Our Vision and Mission

The Lemur Conservation Foundation is dedicated to the preservation and conservation of the primates of Madagascar through managed breeding, scientific research, education, and art.

 

LCF is leading lemur conservation efforts in the SAVA region in the following ways.

Overnight student field trips to the rainforest — Educating Madagascar’s next generation of conservationists

Fish farming training — Reducing dependence on lemur bushmeat hunting

Reforestation — Restoring lemur habitat

Fuel-efficient cook stoves — Decreasing dependence on the rainforest

Public health initiative — Providing voluntary family planning

Ecotourism infrastructure — Camp Indri, ASSR’s only established campsite

Forest monitoring — Removing lemur bushmeat traps

Lemur population surveys — Improving estimates of silky sifaka population size

Our Work In Pictures

Where we are?

From LCF’s office in the SAVA region of northeastern Madagascar, staff work with conservation partners and communities bordering protected lemur habitats. Their work focuses on the mountainous rainforests of Anjanaharibe-Sud Special Reserve (ASSR) and Marojejy National Park. Nominated as a UNESCO World Heritage Site, ASSR spans 108 square miles and is home to at least 11 species of lemurs, including critically endangered indri and silky sifakas, which are one of the rarest mammals in the world. LCF established Camp Indri in ASSR as an ecotourism destination.

Why we need Your Help

Although stunningly rich in biodiversity, Madagascar is also exceptionally poor in almost every quality-of-life measure tracked by the United Nations and World Bank. The population is exploding, and most Malagasy live on less than $1 per day.
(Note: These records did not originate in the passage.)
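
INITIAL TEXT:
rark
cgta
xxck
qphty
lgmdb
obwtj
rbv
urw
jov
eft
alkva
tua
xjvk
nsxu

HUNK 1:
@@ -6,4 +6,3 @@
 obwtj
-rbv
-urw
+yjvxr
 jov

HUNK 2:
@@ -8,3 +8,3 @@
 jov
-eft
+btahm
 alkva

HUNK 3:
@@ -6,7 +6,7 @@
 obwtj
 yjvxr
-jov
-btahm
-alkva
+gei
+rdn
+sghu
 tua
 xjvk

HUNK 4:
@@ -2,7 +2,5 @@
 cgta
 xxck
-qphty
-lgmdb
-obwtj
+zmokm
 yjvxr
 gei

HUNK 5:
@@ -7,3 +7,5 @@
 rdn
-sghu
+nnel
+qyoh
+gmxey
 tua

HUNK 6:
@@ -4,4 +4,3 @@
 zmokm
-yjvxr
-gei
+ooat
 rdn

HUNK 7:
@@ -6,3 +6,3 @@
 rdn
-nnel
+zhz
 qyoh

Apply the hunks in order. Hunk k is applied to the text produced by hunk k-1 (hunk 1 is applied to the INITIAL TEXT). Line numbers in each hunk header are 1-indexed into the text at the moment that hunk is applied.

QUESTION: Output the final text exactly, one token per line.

Answer: rark
cgta
xxck
zmokm
ooat
rdn
zhz
qyoh
gmxey
tua
xjvk
nsxu

Derivation:
Hunk 1: at line 6 remove [rbv,urw] add [yjvxr] -> 13 lines: rark cgta xxck qphty lgmdb obwtj yjvxr jov eft alkva tua xjvk nsxu
Hunk 2: at line 8 remove [eft] add [btahm] -> 13 lines: rark cgta xxck qphty lgmdb obwtj yjvxr jov btahm alkva tua xjvk nsxu
Hunk 3: at line 6 remove [jov,btahm,alkva] add [gei,rdn,sghu] -> 13 lines: rark cgta xxck qphty lgmdb obwtj yjvxr gei rdn sghu tua xjvk nsxu
Hunk 4: at line 2 remove [qphty,lgmdb,obwtj] add [zmokm] -> 11 lines: rark cgta xxck zmokm yjvxr gei rdn sghu tua xjvk nsxu
Hunk 5: at line 7 remove [sghu] add [nnel,qyoh,gmxey] -> 13 lines: rark cgta xxck zmokm yjvxr gei rdn nnel qyoh gmxey tua xjvk nsxu
Hunk 6: at line 4 remove [yjvxr,gei] add [ooat] -> 12 lines: rark cgta xxck zmokm ooat rdn nnel qyoh gmxey tua xjvk nsxu
Hunk 7: at line 6 remove [nnel] add [zhz] -> 12 lines: rark cgta xxck zmokm ooat rdn zhz qyoh gmxey tua xjvk nsxu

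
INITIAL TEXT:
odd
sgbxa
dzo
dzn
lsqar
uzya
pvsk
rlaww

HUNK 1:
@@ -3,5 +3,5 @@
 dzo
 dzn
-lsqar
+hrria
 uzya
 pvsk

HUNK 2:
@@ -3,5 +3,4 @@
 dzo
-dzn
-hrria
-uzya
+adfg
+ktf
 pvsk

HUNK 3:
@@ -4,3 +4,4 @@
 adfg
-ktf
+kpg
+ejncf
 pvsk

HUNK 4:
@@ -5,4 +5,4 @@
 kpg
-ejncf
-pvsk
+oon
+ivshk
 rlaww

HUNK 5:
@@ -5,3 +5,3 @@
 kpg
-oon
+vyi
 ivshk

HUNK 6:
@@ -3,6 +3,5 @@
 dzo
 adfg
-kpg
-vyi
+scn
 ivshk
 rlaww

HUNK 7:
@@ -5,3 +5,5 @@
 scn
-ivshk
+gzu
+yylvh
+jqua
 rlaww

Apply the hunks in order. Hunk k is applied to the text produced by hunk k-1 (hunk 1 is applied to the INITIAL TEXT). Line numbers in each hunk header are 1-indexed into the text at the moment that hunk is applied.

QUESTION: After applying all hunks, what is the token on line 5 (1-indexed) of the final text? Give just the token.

Answer: scn

Derivation:
Hunk 1: at line 3 remove [lsqar] add [hrria] -> 8 lines: odd sgbxa dzo dzn hrria uzya pvsk rlaww
Hunk 2: at line 3 remove [dzn,hrria,uzya] add [adfg,ktf] -> 7 lines: odd sgbxa dzo adfg ktf pvsk rlaww
Hunk 3: at line 4 remove [ktf] add [kpg,ejncf] -> 8 lines: odd sgbxa dzo adfg kpg ejncf pvsk rlaww
Hunk 4: at line 5 remove [ejncf,pvsk] add [oon,ivshk] -> 8 lines: odd sgbxa dzo adfg kpg oon ivshk rlaww
Hunk 5: at line 5 remove [oon] add [vyi] -> 8 lines: odd sgbxa dzo adfg kpg vyi ivshk rlaww
Hunk 6: at line 3 remove [kpg,vyi] add [scn] -> 7 lines: odd sgbxa dzo adfg scn ivshk rlaww
Hunk 7: at line 5 remove [ivshk] add [gzu,yylvh,jqua] -> 9 lines: odd sgbxa dzo adfg scn gzu yylvh jqua rlaww
Final line 5: scn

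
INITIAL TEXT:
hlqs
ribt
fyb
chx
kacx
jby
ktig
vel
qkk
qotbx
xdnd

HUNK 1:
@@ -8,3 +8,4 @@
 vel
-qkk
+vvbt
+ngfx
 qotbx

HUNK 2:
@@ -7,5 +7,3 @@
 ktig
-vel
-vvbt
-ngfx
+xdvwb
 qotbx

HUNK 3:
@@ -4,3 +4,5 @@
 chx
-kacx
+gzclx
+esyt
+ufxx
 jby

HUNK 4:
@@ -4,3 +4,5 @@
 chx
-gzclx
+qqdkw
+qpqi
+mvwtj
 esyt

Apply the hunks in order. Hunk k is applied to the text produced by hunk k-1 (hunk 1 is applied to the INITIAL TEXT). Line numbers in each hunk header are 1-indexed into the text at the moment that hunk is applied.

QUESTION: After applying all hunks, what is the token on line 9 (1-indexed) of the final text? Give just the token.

Answer: ufxx

Derivation:
Hunk 1: at line 8 remove [qkk] add [vvbt,ngfx] -> 12 lines: hlqs ribt fyb chx kacx jby ktig vel vvbt ngfx qotbx xdnd
Hunk 2: at line 7 remove [vel,vvbt,ngfx] add [xdvwb] -> 10 lines: hlqs ribt fyb chx kacx jby ktig xdvwb qotbx xdnd
Hunk 3: at line 4 remove [kacx] add [gzclx,esyt,ufxx] -> 12 lines: hlqs ribt fyb chx gzclx esyt ufxx jby ktig xdvwb qotbx xdnd
Hunk 4: at line 4 remove [gzclx] add [qqdkw,qpqi,mvwtj] -> 14 lines: hlqs ribt fyb chx qqdkw qpqi mvwtj esyt ufxx jby ktig xdvwb qotbx xdnd
Final line 9: ufxx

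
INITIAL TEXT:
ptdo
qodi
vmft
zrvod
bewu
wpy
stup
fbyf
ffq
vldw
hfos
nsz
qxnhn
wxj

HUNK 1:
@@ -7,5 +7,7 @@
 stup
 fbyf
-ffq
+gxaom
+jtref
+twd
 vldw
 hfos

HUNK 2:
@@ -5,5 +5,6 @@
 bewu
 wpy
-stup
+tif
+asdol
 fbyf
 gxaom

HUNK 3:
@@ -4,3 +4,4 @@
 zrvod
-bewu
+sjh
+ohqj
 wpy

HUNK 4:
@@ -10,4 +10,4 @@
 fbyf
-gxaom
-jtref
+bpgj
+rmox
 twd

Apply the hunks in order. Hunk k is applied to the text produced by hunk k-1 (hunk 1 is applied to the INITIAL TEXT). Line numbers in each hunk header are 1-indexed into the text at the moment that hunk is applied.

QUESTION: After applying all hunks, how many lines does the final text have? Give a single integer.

Answer: 18

Derivation:
Hunk 1: at line 7 remove [ffq] add [gxaom,jtref,twd] -> 16 lines: ptdo qodi vmft zrvod bewu wpy stup fbyf gxaom jtref twd vldw hfos nsz qxnhn wxj
Hunk 2: at line 5 remove [stup] add [tif,asdol] -> 17 lines: ptdo qodi vmft zrvod bewu wpy tif asdol fbyf gxaom jtref twd vldw hfos nsz qxnhn wxj
Hunk 3: at line 4 remove [bewu] add [sjh,ohqj] -> 18 lines: ptdo qodi vmft zrvod sjh ohqj wpy tif asdol fbyf gxaom jtref twd vldw hfos nsz qxnhn wxj
Hunk 4: at line 10 remove [gxaom,jtref] add [bpgj,rmox] -> 18 lines: ptdo qodi vmft zrvod sjh ohqj wpy tif asdol fbyf bpgj rmox twd vldw hfos nsz qxnhn wxj
Final line count: 18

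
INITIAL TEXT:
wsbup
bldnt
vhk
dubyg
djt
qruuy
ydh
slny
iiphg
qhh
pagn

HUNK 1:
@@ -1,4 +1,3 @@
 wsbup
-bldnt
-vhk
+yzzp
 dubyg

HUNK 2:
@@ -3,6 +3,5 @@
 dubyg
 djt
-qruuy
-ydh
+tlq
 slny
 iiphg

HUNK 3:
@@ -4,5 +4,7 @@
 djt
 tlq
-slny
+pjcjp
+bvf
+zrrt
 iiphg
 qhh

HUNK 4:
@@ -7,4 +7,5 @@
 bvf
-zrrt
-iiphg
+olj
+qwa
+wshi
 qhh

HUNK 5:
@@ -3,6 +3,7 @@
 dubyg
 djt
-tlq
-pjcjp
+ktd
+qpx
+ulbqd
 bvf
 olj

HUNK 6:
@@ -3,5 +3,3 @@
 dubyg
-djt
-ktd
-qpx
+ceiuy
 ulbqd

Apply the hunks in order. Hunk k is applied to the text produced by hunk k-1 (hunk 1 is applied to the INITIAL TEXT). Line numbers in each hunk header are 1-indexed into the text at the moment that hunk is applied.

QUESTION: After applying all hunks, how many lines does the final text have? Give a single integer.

Answer: 11

Derivation:
Hunk 1: at line 1 remove [bldnt,vhk] add [yzzp] -> 10 lines: wsbup yzzp dubyg djt qruuy ydh slny iiphg qhh pagn
Hunk 2: at line 3 remove [qruuy,ydh] add [tlq] -> 9 lines: wsbup yzzp dubyg djt tlq slny iiphg qhh pagn
Hunk 3: at line 4 remove [slny] add [pjcjp,bvf,zrrt] -> 11 lines: wsbup yzzp dubyg djt tlq pjcjp bvf zrrt iiphg qhh pagn
Hunk 4: at line 7 remove [zrrt,iiphg] add [olj,qwa,wshi] -> 12 lines: wsbup yzzp dubyg djt tlq pjcjp bvf olj qwa wshi qhh pagn
Hunk 5: at line 3 remove [tlq,pjcjp] add [ktd,qpx,ulbqd] -> 13 lines: wsbup yzzp dubyg djt ktd qpx ulbqd bvf olj qwa wshi qhh pagn
Hunk 6: at line 3 remove [djt,ktd,qpx] add [ceiuy] -> 11 lines: wsbup yzzp dubyg ceiuy ulbqd bvf olj qwa wshi qhh pagn
Final line count: 11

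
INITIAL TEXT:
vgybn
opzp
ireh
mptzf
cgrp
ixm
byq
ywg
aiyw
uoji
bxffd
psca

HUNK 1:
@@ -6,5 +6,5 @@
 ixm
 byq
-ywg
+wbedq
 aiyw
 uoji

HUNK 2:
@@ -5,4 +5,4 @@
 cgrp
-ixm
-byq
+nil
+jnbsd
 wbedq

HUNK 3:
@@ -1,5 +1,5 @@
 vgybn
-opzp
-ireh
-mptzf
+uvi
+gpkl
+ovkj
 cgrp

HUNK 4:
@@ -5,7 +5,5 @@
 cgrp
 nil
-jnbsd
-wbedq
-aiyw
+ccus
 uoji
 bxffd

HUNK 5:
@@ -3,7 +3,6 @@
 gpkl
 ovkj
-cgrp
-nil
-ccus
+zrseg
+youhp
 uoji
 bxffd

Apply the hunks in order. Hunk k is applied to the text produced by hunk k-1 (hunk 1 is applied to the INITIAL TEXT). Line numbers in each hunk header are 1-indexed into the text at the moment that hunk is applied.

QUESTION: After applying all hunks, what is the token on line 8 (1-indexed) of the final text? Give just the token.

Hunk 1: at line 6 remove [ywg] add [wbedq] -> 12 lines: vgybn opzp ireh mptzf cgrp ixm byq wbedq aiyw uoji bxffd psca
Hunk 2: at line 5 remove [ixm,byq] add [nil,jnbsd] -> 12 lines: vgybn opzp ireh mptzf cgrp nil jnbsd wbedq aiyw uoji bxffd psca
Hunk 3: at line 1 remove [opzp,ireh,mptzf] add [uvi,gpkl,ovkj] -> 12 lines: vgybn uvi gpkl ovkj cgrp nil jnbsd wbedq aiyw uoji bxffd psca
Hunk 4: at line 5 remove [jnbsd,wbedq,aiyw] add [ccus] -> 10 lines: vgybn uvi gpkl ovkj cgrp nil ccus uoji bxffd psca
Hunk 5: at line 3 remove [cgrp,nil,ccus] add [zrseg,youhp] -> 9 lines: vgybn uvi gpkl ovkj zrseg youhp uoji bxffd psca
Final line 8: bxffd

Answer: bxffd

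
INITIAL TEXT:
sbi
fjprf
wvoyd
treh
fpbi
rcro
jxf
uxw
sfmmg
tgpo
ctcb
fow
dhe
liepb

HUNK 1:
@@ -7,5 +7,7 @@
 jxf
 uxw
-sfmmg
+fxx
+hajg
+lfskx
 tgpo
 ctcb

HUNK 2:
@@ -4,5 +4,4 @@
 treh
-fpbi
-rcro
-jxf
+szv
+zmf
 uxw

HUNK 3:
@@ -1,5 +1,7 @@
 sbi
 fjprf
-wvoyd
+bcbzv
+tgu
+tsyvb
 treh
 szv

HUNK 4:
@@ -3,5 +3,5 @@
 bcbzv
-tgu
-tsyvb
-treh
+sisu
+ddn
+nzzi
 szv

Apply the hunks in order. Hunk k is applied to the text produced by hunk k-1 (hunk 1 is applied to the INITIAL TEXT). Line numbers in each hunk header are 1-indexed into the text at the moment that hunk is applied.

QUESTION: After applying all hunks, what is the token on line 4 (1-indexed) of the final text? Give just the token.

Hunk 1: at line 7 remove [sfmmg] add [fxx,hajg,lfskx] -> 16 lines: sbi fjprf wvoyd treh fpbi rcro jxf uxw fxx hajg lfskx tgpo ctcb fow dhe liepb
Hunk 2: at line 4 remove [fpbi,rcro,jxf] add [szv,zmf] -> 15 lines: sbi fjprf wvoyd treh szv zmf uxw fxx hajg lfskx tgpo ctcb fow dhe liepb
Hunk 3: at line 1 remove [wvoyd] add [bcbzv,tgu,tsyvb] -> 17 lines: sbi fjprf bcbzv tgu tsyvb treh szv zmf uxw fxx hajg lfskx tgpo ctcb fow dhe liepb
Hunk 4: at line 3 remove [tgu,tsyvb,treh] add [sisu,ddn,nzzi] -> 17 lines: sbi fjprf bcbzv sisu ddn nzzi szv zmf uxw fxx hajg lfskx tgpo ctcb fow dhe liepb
Final line 4: sisu

Answer: sisu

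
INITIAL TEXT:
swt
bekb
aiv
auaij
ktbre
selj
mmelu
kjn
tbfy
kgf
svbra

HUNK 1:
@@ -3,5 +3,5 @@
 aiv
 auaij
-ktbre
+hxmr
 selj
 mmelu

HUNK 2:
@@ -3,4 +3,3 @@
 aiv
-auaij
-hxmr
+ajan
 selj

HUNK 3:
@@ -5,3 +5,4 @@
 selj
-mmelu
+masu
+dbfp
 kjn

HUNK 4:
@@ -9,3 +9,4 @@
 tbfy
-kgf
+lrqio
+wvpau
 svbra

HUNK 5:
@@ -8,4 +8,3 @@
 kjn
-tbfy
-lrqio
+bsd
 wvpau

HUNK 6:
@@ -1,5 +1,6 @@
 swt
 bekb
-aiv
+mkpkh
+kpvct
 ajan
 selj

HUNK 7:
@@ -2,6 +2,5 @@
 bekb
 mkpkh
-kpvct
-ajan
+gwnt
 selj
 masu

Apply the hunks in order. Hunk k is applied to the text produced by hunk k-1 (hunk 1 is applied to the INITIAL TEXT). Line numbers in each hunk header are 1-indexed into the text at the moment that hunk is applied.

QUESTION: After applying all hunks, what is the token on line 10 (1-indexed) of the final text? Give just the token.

Answer: wvpau

Derivation:
Hunk 1: at line 3 remove [ktbre] add [hxmr] -> 11 lines: swt bekb aiv auaij hxmr selj mmelu kjn tbfy kgf svbra
Hunk 2: at line 3 remove [auaij,hxmr] add [ajan] -> 10 lines: swt bekb aiv ajan selj mmelu kjn tbfy kgf svbra
Hunk 3: at line 5 remove [mmelu] add [masu,dbfp] -> 11 lines: swt bekb aiv ajan selj masu dbfp kjn tbfy kgf svbra
Hunk 4: at line 9 remove [kgf] add [lrqio,wvpau] -> 12 lines: swt bekb aiv ajan selj masu dbfp kjn tbfy lrqio wvpau svbra
Hunk 5: at line 8 remove [tbfy,lrqio] add [bsd] -> 11 lines: swt bekb aiv ajan selj masu dbfp kjn bsd wvpau svbra
Hunk 6: at line 1 remove [aiv] add [mkpkh,kpvct] -> 12 lines: swt bekb mkpkh kpvct ajan selj masu dbfp kjn bsd wvpau svbra
Hunk 7: at line 2 remove [kpvct,ajan] add [gwnt] -> 11 lines: swt bekb mkpkh gwnt selj masu dbfp kjn bsd wvpau svbra
Final line 10: wvpau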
Poverty and political instability have undermined Madagascar’s environmental management. Slash and burn agriculture, selective logging of precious wood (rosewood and ebony), and fuel wood harvesting has accelerated deforestation and erosion, which in turn has altered microclimates, leading to droughts, forest fires, and soil degradation. Bushmeat hunting of lemurs has also increased in recent years due to a lack of alternative protein sources in rural villages as well as the emergence of a commercial bushmeat trade.

LCF conservation programs on the ground in Madagascar are helping to protect lemurs and their habitat.